If you’ve ever been injected with a neurotoxin or dermal filler, and even if you haven’t, you probably know that the results can vary from person to person, based on a number of variables, including your metabolism.
Every body processes neurotoxins and hyaluronic acid fillers at different rates, though those with a fast metabolism appear to run through them quicker than others.
The metabolic rate correlates to an individual’s muscle mass and level of exercise, for the most part. In other words, the fitter you are, the faster your metabolism. But why, exactly, some people metabolize neurotoxins, like Botox, and dermal fillers faster than others is still a bit of a mystery.
Most board-certified dermatologists have had active patients whose injection results last for a shorter period than the average. But while the easy assumption is to say they must metabolize the injectable faster, there are just as many cases of people who have a fast metabolism whose injectable results last beyond the norm.
Until we understand precisely how metabolism affects how someone processes an injectable, we need to appreciate that the metabolic rate is merely one aspect of a complex individual process that’s also influenced by the type, depth, and amount of formula, as well as where it’s placed.
A subtle shift in perception
It’s possible, too, that perception is distorting the staying power of injectables.
Neurotoxins last, on average, three to four months. And hyaluronic acid last, on average, anywhere from five months to two years, depending on the formula. When the results wear off, they do so gradually. Over the course of a couple of months, or even a couple of weeks, it can be easy to forget what you looked like before. And just that easily, your perception of your baseline can shift.
To get a better sense of how quickly you’re going through your neurotoxin or dermal filler, take photos or videos of facial movement before your appointment and then on a weekly basis after it.
Variation between products
Do certain neurotoxins and fillers metabolize faster than others? For fillers, yes. But the difference comes down to the formulation, rather than a side-by-side comparison of similar products. Generally, the larger the particle size and the more cross-linking of the hyaluronic acid molecules, the longer the filler will last.

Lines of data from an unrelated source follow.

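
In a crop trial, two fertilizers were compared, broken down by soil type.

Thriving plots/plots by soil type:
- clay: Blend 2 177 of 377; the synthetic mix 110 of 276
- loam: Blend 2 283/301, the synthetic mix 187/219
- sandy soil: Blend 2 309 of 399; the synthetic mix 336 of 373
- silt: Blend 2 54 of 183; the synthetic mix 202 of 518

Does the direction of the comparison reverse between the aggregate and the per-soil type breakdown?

No

Clay: Blend 2 177/377 = 46.9%, the synthetic mix 110/276 = 39.9% → Blend 2
Loam: Blend 2 283/301 = 94.0%, the synthetic mix 187/219 = 85.4% → Blend 2
Sandy soil: Blend 2 309/399 = 77.4%, the synthetic mix 336/373 = 90.1% → the synthetic mix
Silt: Blend 2 54/183 = 29.5%, the synthetic mix 202/518 = 39.0% → the synthetic mix
Overall: Blend 2 823/1260 = 65.3%, the synthetic mix 835/1386 = 60.2% → Blend 2
Neither sweeps: Blend 2 wins 2 of 4 groups, the synthetic mix wins 2. Blend 2 wins overall but not every group — no Simpson reversal.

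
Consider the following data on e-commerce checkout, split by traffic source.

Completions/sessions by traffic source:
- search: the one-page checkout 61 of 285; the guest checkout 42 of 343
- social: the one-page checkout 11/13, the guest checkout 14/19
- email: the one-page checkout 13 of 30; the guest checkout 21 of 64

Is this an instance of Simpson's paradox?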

If you think that your filler isn’t lasting as long as it should be, talk with your dermatologist about switching to another formula with a longer-lasting bonding type.
As for neurotoxins (Botox, Jeuveau, Dysport, and Xeomin), there might be a very slight variation from one to another, but that’s it.
The takeaway should not be that you need to drop your exercise regimen in order to squeeze a few more weeks out of your injectable. Typically, you should refrain from intense exercise for three days following the application of a neurotoxin or dermal filler to allow them to settle in and take effect. But the consensus beyond that is to resume exercising as normal. There’s no evidence at this point to suggest that regular exercise contributes to a quicker dissolution of filler.